The left side of your brain controls the muscles on the right side of your body, and it is responsible for language along with logical and mathematical thinking. Meanwhile, the right brain controls the muscles on the left side of your body, and it is associated with spatial reasoning and musical abilities. (https://www.reference.com/science/left- ... rQuestions)
That is interesting to me because I am a musician, and my MS damage is greater on the right side of my brain. Walking and music are both uphill battles for me, and language, logic, and math are not. I exercise regularly and play the piano by ear. Someone with MS damage on the left side of their brain has an entirely different set of problems with which I am completely unfamiliar. But some MS difficulties are common, because they exist on both sides of the brain.
The Right Side’s Connected To The Left Side
MS trouble may be mainly one-sided, but there are two-sided functions that are also damaged. The two hemispheres of the brain are connected by a bundle of 300 million nerve fibres. This bundle is called the Corpus Callosum. Unfortunately, this structure is typically atrophied, in MS. That means functions requiring left/right co-ordination are affected. Walking and piano playing are two of these. Playing catch is another.
Getting Slower
My functions which are affected by my MS include my speed of processing information. That is similar to my reaction time, in that any reaction to information I am processing also takes longer. It is not the same as, say, the time it takes me to react to a starting pistol, and start running. It is similar, in that my reaction to information does involve my time to process a sound, and start moving.
A sound I hear is not usually a starting gun. More usually, it will be language, a complicated sentence which must be at least superficially, or more thoroughly, understood, in some more or less deep part of my brain. That sentence may be a statement, or a question. If it is a question, I must not just take the speaker’s words in, but formulate an appropriate answer.
That formulation of an answer, or the beginning of a response, may take longer than it would for an undamaged brain. Even if the response is just an automatic one, like “uh-huh”, it will take longer than the other person might expect.
It will take even longer, if it involves a bit of thought, like “Yes, I am thirsty.” It will be longer still, if it involves a decision, like “Yes I’d like some ice cream.” It will be longer still, the more complex the statement or question is.
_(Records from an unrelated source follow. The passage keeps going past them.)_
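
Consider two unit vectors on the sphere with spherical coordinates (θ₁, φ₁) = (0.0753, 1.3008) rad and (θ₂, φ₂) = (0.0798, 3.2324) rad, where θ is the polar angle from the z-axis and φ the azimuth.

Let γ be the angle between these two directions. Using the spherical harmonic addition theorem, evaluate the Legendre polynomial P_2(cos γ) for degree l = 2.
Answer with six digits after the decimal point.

0.975727

Term-by-term m-sum for l=2 (normalisation 4π/5 = 2.513274):
  m=-2: (-0.001875, 0.001124) × (0.002414, -0.000443) = (-0.000004, 0.000004)  (running Σ = (-0.000004, 0.000004))
  m=-1: (0.015458, 0.055854) × (-0.061135, 0.005567) = (-0.001256, -0.003329)  (running Σ = (-0.001260, -0.003325))
  m=0: (0.625428, -0.000000) × (0.624771, 0.000000) = (0.390749, 0.000000)  (running Σ = (0.389489, -0.003325))
  m=1: (-0.015458, 0.055854) × (0.061135, 0.005567) = (-0.001256, 0.003329)  (running Σ = (0.388233, 0.000004))
  m=2: (-0.001875, -0.001124) × (0.002414, 0.000443) = (-0.000004, -0.000004)  (running Σ = (0.388229, -0.000000))
Total Σ_m = (0.388229, -0.000000). Multiply by 2.513274: (0.975727, -0.000000). P_2(cos γ) = 0.975727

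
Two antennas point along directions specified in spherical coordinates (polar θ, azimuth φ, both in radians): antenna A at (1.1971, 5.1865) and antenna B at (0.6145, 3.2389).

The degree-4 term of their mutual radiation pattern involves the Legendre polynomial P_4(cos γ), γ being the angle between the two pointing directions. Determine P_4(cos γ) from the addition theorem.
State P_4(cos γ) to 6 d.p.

Summing Y*_{l m}(θ₁,φ₁)·Y_{l m}(θ₂,φ₂) over m ∈ [−4, 4]; prefactor 4π/(2·4+1) = 1.396263:
  term(m=-4) = +0.001033+0.016223i   from Y*(Ω₁)=-0.106355+0.314969i, Y(Ω₂)=+0.045241-0.018556i
  term(m=-3) = +0.065371-0.030806i   from Y*(Ω₁)=-0.364650+0.054538i, Y(Ω₂)=-0.187708+0.056408i
  term(m=-2) = +0.005797+0.005439i   from Y*(Ω₁)=+0.011349+0.015810i, Y(Ω₂)=+0.400737-0.078989i
  term(m=-1) = +0.045600-0.115236i   from Y*(Ω₁)=-0.151740+0.295703i, Y(Ω₂)=-0.371111+0.036226i
  term(m=+0) = +0.006020+0.000000i   from Y*(Ω₁)=-0.039821-0.000000i, Y(Ω₂)=-0.151170+0.000000i
  term(m=+1) = +0.045600+0.115236i   from Y*(Ω₁)=+0.151740+0.295703i, Y(Ω₂)=+0.371111+0.036226i
  term(m=+2) = +0.005797-0.005439i   from Y*(Ω₁)=+0.011349-0.015810i, Y(Ω₂)=+0.400737+0.078989i
  term(m=+3) = +0.065371+0.030806i   from Y*(Ω₁)=+0.364650+0.054538i, Y(Ω₂)=+0.187708+0.056408i
  term(m=+4) = +0.001033-0.016223i   from Y*(Ω₁)=-0.106355-0.314969i, Y(Ω₂)=+0.045241+0.018556i
Total Σ_m = +0.241622-0.000000i. Multiply by 1.396263: +0.337368-0.000000i. P_4(cos γ) = 0.337368

0.337368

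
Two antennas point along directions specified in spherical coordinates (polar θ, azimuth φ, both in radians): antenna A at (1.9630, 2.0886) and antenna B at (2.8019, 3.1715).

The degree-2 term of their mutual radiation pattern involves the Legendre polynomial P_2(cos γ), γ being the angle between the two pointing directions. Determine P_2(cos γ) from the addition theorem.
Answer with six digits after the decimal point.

Expand P_2 via completeness: Σ_{m} conj(Y_{2,m}) at Ω₁ times Y_{2,m} at Ω₂ —
  [-2]  conj(Y_{2,-2})(Ω₁) = -0.168220-0.283720i ; Y_{2,-2}(Ω₂) = +0.042808-0.002564i ; Δ = -0.007928-0.011714i
  [-1]  conj(Y_{2,-1})(Ω₁) = +0.135061-0.237096i ; Y_{2,-1}(Ω₂) = +0.242593-0.007257i ; Δ = +0.031044-0.058498i
  [+0]  conj(Y_{2,0})(Ω₁) = -0.177159-0.000000i ; Y_{2,0}(Ω₂) = +0.525738+0.000000i ; Δ = -0.093139-0.000000i
  [+1]  conj(Y_{2,1})(Ω₁) = -0.135061-0.237096i ; Y_{2,1}(Ω₂) = -0.242593-0.007257i ; Δ = +0.031044+0.058498i
  [+2]  conj(Y_{2,2})(Ω₁) = -0.168220+0.283720i ; Y_{2,2}(Ω₂) = +0.042808+0.002564i ; Δ = -0.007928+0.011714i
Accumulated sum -0.046907+0.000000i; after 4π/(2l+1) scaling, -0.117891+0.000000i ⇒ P_2 = -0.117891

-0.117891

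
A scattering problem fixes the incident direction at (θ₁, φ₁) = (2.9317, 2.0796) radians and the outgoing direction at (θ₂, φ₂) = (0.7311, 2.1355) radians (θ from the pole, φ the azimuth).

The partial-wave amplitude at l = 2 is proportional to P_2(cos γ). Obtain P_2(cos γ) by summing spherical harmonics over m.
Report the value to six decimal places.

Addition theorem: P_2(cos γ) = (4π/5) Σ_m Y*_{lm}(Ω₁) Y_{lm}(Ω₂), m = −2…2:
  [-2]  conj(Y_{2,-2})(Ω₁) = (-0.008810, -0.014268) ; Y_{2,-2}(Ω₂) = (-0.073565, 0.155700) ; Δ = (0.002870, -0.000322)
  [-1]  conj(Y_{2,-1})(Ω₁) = (0.076690, -0.137489) ; Y_{2,-1}(Ω₂) = (-0.205503, -0.324382) ; Δ = (-0.060359, 0.003378)
  [+0]  conj(Y_{2,0})(Ω₁) = (0.589708, -0.000000) ; Y_{2,0}(Ω₂) = (0.208970, 0.000000) ; Δ = (0.123232, 0.000000)
  [+1]  conj(Y_{2,1})(Ω₁) = (-0.076690, -0.137489) ; Y_{2,1}(Ω₂) = (0.205503, -0.324382) ; Δ = (-0.060359, -0.003378)
  [+2]  conj(Y_{2,2})(Ω₁) = (-0.008810, 0.014268) ; Y_{2,2}(Ω₂) = (-0.073565, -0.155700) ; Δ = (0.002870, 0.000322)
Σ over m = (0.008253, -0.000000); ×(4π/5) → (0.020741, -0.000000). Real part: 0.020741

0.020741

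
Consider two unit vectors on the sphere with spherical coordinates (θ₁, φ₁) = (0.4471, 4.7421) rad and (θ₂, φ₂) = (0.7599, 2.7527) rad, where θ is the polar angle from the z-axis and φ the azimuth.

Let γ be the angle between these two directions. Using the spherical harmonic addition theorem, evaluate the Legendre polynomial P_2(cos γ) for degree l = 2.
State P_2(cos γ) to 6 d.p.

Term-by-term m-sum for l=2 (normalisation 4π/5 = 2.513274):
  term(m=-2) = (-0.008861, -0.009830)   from Y*(Ω₁)=(-0.072078, -0.004288), Y(Ω₂)=(0.130590, 0.128617)
  term(m=-1) = (-0.047228, 0.106155)   from Y*(Ω₁)=(0.008947, -0.301048), Y(Ω₂)=(-0.356966, -0.146271)
  term(m=+0) = (0.082527, 0.000000)   from Y*(Ω₁)=(0.453916, -0.000000), Y(Ω₂)=(0.181811, 0.000000)
  term(m=+1) = (-0.047228, -0.106155)   from Y*(Ω₁)=(-0.008947, -0.301048), Y(Ω₂)=(0.356966, -0.146271)
  term(m=+2) = (-0.008861, 0.009830)   from Y*(Ω₁)=(-0.072078, 0.004288), Y(Ω₂)=(0.130590, -0.128617)
Total Σ_m = (-0.029652, -0.000000). Multiply by 2.513274: (-0.074524, -0.000000). P_2(cos γ) = -0.074524

-0.074524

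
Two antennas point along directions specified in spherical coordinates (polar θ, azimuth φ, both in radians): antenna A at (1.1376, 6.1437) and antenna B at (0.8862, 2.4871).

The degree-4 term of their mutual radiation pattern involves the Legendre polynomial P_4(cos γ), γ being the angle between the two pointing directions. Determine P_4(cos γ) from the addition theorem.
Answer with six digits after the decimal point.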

Even after a response has been formulated, speaking cannot begin until, like beginning to run after a starting shot, I have activated my tongue, vocal cords, and lungs to speak my response. That activation, with my MS damage, takes longer than it would for an undamaged brain.
Sometimes I may be distracted by something else I was trying to concentrate on, so I cannot muster the resources to respond quickly, and I know the other person has probably given up waiting by the time I am ready to respond. So it appears I have no answer, even when normal politeness requires it. That can be a problem which makes me seem “slow” or unresponsive.
The more tired I am, the more likely this problem will occur. That is par for the course, with MS. But only someone very familiar with MS may know that. The usual thought is that I am mentally “slow”.
The more MS damage I accumulate, the slower I seem, to an ordinary person.